Use AI scrubbing tools (e.g., Change Healthcare) for CO-16/CO-22 errors.
Audit claims against SAMHSA’s CCBHC billing guidelines quarterly.
Key Takeaways:
Automate prior auth tracking to reduce CO-197 denials by 70%.
Train staff on Medicare sequestration (CO-253) to set accurate payment expectations.
Use modifier 59/XU strategically to avoid CO-234 bundling issues.
Preventing Denials: 7 Data-Driven Strategies
Automate Eligibility Verification
Integrate real-time tools like BehaveHealth.com to flag inactive policies.
Reduce eligibility denials by 62% (MGMA data).
Standardize Documentation Workflows
Use templates aligned with CMS’s 2025 E/M Guidelines.
Embed required elements (e.g., SUD severity scales) into EHR note fields.
Leverage Predictive Analytics
Identify denial-prone claims using historical data (e.g., high risk with code F11.20).
Prioritize reviews for claims with >15% denial likelihood.
Conduct Quarterly Coding Audits
Partner with certified AAPC auditors to spot ICD-10-CM errors.
Correct undercoding/overcoding (e.g., opioid use disorder vs. remission).
Train Staff on Payer-Specific Rules
Host workshops on Medicaid MCO billing nuances.
Update teams on annual CPT®/HCPCS changes.
Optimize Claims Scrubbing
Use AI tools to flag mismatched modifiers (e.g., 59 vs. XE).
Validate NPI/Tax IDs against NPPES Registry.
Appeal Strategically
Submit appeals within 45 days with clinical evidence (e.g., progress notes).
Track appeal success rates by denial code to refine processes.
The Role of Technology in Denial Management
Modern EHR platforms streamline denial prevention through:
Real-Time Claim Editing: Flag missing modifiers (e.g., HA for MAT) before submission.
Automated Prior Auth: Reduce manual follow-up by 80% (KLAS Research).
Denial Dashboards: Monitor trends like rising CO-50 denials for specific payers.
Interoperability: Sync with state PDMPs to validate opioid prescriptions.
Case Study: Reducing Denials by 58% at a CCBHC
A Certified Community Behavioral Health Clinic in New Mexico:
Challenge: 32% denial rate due to missing GPRA codes and incorrect place-of-service billing.
Solution:
Implemented EHR alerts for CCBHC-required metrics (e.g., BARC-10 scores).
Trained staff on SAMHSA’s CCBHC Billing Guidelines.
Result: Denials dropped to 13% within 6 months; revenue increased by $1.2M annually.
FAQs: Addressing Common Denial Management Questions
Q: How long should we keep denial records?
A: Retain denials for 7 years per HIPAA; use cloud storage for audit readiness.
Q: Can we bill patients for denied claims?
A: Only if they signed an Advanced Beneficiary Notice (ABN).

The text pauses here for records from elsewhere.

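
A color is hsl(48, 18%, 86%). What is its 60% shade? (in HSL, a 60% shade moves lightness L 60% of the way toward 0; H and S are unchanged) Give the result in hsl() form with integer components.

L moves 60% from 86 toward 0: 86 − 51.6 = 34.4 → 34.
H and S are unchanged.

hsl(48, 18%, 34%)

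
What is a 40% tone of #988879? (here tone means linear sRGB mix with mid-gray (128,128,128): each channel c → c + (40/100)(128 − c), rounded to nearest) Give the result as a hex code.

#988879 is rgb(152, 136, 121).
A 40% tone moves each channel 40% toward 128:
  R: 152 − 9.6 = 142.4 → 142
  G: 136 − 3.2 = 132.8 → 133
  B: 121 + 2.8 = 123.8 → 124
rgb(142, 133, 124) = #8e857c.

#8e857c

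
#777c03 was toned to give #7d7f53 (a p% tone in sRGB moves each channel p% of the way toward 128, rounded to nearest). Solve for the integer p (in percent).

#777c03 is rgb(119, 124, 3); #7d7f53 is rgb(125, 127, 83).
On the B channel (widest range): 83 ≈ 3 + (p/100)(128 − 3), so p ≈ 100×(83 − 3)/(128 − 3) = 8000/125 = 64.00.
p = 64 reproduces all three channels after rounding.

64%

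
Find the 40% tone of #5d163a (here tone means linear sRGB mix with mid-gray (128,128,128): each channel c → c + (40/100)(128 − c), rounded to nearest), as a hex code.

#6b4056

#5d163a is rgb(93, 22, 58).
Lerp each channel 40% toward 128:
  R: 93 + 14 = 107 → 107
  G: 22 + 0.4×(128−22) = 22 + 42.4 = 64.4 → 64
  B: 58 + 0.4×(128−58) = 58 + 28 = 86 → 86
rgb(107, 64, 86) = #6b4056.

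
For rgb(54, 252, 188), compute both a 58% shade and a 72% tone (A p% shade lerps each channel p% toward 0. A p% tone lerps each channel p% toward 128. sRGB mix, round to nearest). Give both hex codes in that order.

#176A4F, #6BA391

58% shade:
  R: 54 + 0.58×(0−54) = 54 − 31.32 = 22.68 → 23
  G: 252 − 146.16 = 105.84 → 106
  B: 188 + 0.58×(0−188) = 188 − 109.04 = 78.96 → 79
  → #176A4F
72% tone:
  R: 54 + 53.28 = 107.28 → 107
  G: 252 + 0.72×(128−252) = 252 − 89.28 = 162.72 → 163
  B: 188 + 0.72×(128−188) = 188 − 43.2 = 144.8 → 145
  → #6BA391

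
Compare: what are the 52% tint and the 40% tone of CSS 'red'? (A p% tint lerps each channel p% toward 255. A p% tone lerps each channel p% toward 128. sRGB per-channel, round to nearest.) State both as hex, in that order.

CSS red is rgb(255, 0, 0).
52% tint:
  R: 255 + 0 = 255 → 255
  G: 0 + 132.6 = 132.6 → 133
  B: 0 + 0.52×(255−0) = 0 + 132.6 = 132.6 → 133
  → #ff8585
40% tone:
  R: 255 + 0.4×(128−255) = 255 − 50.8 = 204.2 → 204
  G: 0 + 51.2 = 51.2 → 51
  B: 0 + 0.4×(128−0) = 0 + 51.2 = 51.2 → 51
  → #cc3333

#ff8585, #cc3333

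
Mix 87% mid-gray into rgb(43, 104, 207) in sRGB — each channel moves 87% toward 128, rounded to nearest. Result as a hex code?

Lerp each channel 87% toward 128:
  R: 43 + 73.95 = 116.95 → 117
  G: 104 + 0.87×(128−104) = 104 + 20.88 = 124.88 → 125
  B: 207 + 0.87×(128−207) = 207 − 68.73 = 138.27 → 138
rgb(117, 125, 138) = #757D8A.

#757D8A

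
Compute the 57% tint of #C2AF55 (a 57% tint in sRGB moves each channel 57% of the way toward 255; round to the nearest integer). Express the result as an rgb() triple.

rgb(229, 221, 182)

#C2AF55 is rgb(194, 175, 85).
A 57% tint moves each channel 57% toward 255:
  R: 194 + 34.77 = 228.77 → 229
  G: 175 + 45.6 = 220.6 → 221
  B: 85 + 0.57×(255−85) = 85 + 96.9 = 181.9 → 182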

Always check state laws.
Q: What’s the fastest way to resolve CO-16 errors?
A: Use CMS’s PC-ACE Pro 32 to validate claims pre-submission.
Key Takeaways:
Automate eligibility checks to prevent CO-31/CO-32 denials.
Train coders on payer-specific rules (e.g., global surgery periods for CO-43).
Use modifiers strategically (e.g., 24, 95) to bypass common errors.
Conclusion: Building a Denial-Proof Revenue Cycle
Mastering denial codes is critical for behavioral health providers navigating complex payer requirements. By combining staff education, technology, and proactive analytics, clinics can slash denial rates, accelerate reimbursements, and redirect resources to patient care.
Key Takeaways:
Automate eligibility/authorization to prevent 65% of denials.
Audit coding accuracy quarterly using certified professionals.
Leverage EHR dashboards to track denial trends by payer/service.